Patti Smith musste sich entscheiden. Die Künstlerin, zum Zeitpunkt ihrer Erzählung Anfang zwanzig, mittellos unterwegs in der New Yorker Bohème der 1960er Jahre und obendrein unglücklich verliebt, hatte genau einen Dollar im Gepäck, als sie in einem Buchladen in Greenwich Village Bekanntschaft mit Albertine Sarrazin machte. Oder besser gesagt: Mit dem, was sie ihr hinterlassen hatte. Nach kurzem Zögern - Kaffee und Toast gegen den ungnädigen Hunger oder Literatur? - investierte Patti ihre letzten Cents in den Roman "Astragalus" der ihr bis dato unbekannten Französin. "Ich frage mich wirklich, ob ich ohne sie die geworden wäre, die ich bin", möchte die Musikerin mehr als vier Jahrzehnte später wissen – und zwar im Nachwort der Neuauflage jenes Buchs, das sie selbst nach eigenen Aussagen durch viele Nächte gerettet hat.
Innovatorin und Gesetzlose
Im November 1968 war Albertine Sarrazin bereits seit mehr als einem Jahr tot, gestorben mit nur neunundzwanzig Jahren an den Folgen einer Nierenoperation.
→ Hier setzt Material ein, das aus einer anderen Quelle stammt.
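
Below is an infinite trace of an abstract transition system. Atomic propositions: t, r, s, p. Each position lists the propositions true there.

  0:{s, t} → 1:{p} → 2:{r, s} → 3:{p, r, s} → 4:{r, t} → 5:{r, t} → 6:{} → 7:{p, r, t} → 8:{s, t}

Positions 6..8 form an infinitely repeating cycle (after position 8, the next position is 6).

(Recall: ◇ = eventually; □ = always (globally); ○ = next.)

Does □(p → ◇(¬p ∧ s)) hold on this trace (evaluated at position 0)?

Satisfied

p → ◇(¬p ∧ s) holds at every position 0..8, and those are all positions ever visited, so □(p → ◇(¬p ∧ s)) holds.
Positions where p holds: 1, 3, 7.
Check ◇(¬p ∧ s) at each: 1→ok, 3→ok, 7→ok.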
Sie hinterließ - ihren Lebensumständen geschuldet - ein äußerst schmales Werk: Zwei ihrer Bücher hatte sie im Gefängnis, eines in Freiheit geschrieben. 1964 verfasste sie den Roman "Astragalus", für den Simone de Beauvoir, ihre Entdeckerin, viel Bewunderung übrig hatte: "Zum ersten Mal spricht eine Frau über ihre Gefängnisse".
Anne, Sarrazins Protagonistin und unschwer zu erkennen als Alter Ego der Autorin, kommt die Flucht aus der Haftanstalt teuer zu stehen: Beim Sprung von der Gefängnismauer bricht sie sich ihren Knöchel - den Astragalus - und schleppt sich verletzt an den Straßenrand, wo sie von Julien gefunden wird. Die Neunzehnjährige, die wegen eines Raubüberfalls einsitzt, erkennt in ihm eine verwandte Seele, einen Freund und Liebhaber, vor allem jedoch: Einen Gesetzesbrecher, der sich wie sie jenseits der Grenzen der Legalität am besten auskennt. Anne findet sich zunächst im Kinderbett eines Bekannten Juliens, später in der Obhut einer missmutigen und wenig herzlichen Familie von PensionsbetreiberInnen wieder.
Von ihrem Knochenbruch zur Passivität verdammt, wird sie von ihrem Geliebten von einem Versteck ins nächste geschleppt. Die ersehnte Freiheit sieht anders aus als gedacht: Annes Körper wird zum neuen Gefängnis, und auch die obsessive Liebe zu Julien, der als Krimineller oft nächtelang seinen Geschäften nachgeht, lähmt die junge Frau mehr als jede räumliche Limitation.
Poesie aus der Pariser Banlieue
Eine Geschichte, die sich kein Beatnik hätte wilder ausmalen können - und dabei so dicht an Albertine Sarrazins eigener Biografie, dass sich die Grenzen zwischen Realität und Fiktion auflösen. Selbst der Name ihrer Protagonistin ist ein später Triumph über die Erziehungsanstalt, in der Sarrazin ihre Jugend verbrachte und in der dem jungen Mädchen ihr Taufname "Anne-Marie" entzogen wurde.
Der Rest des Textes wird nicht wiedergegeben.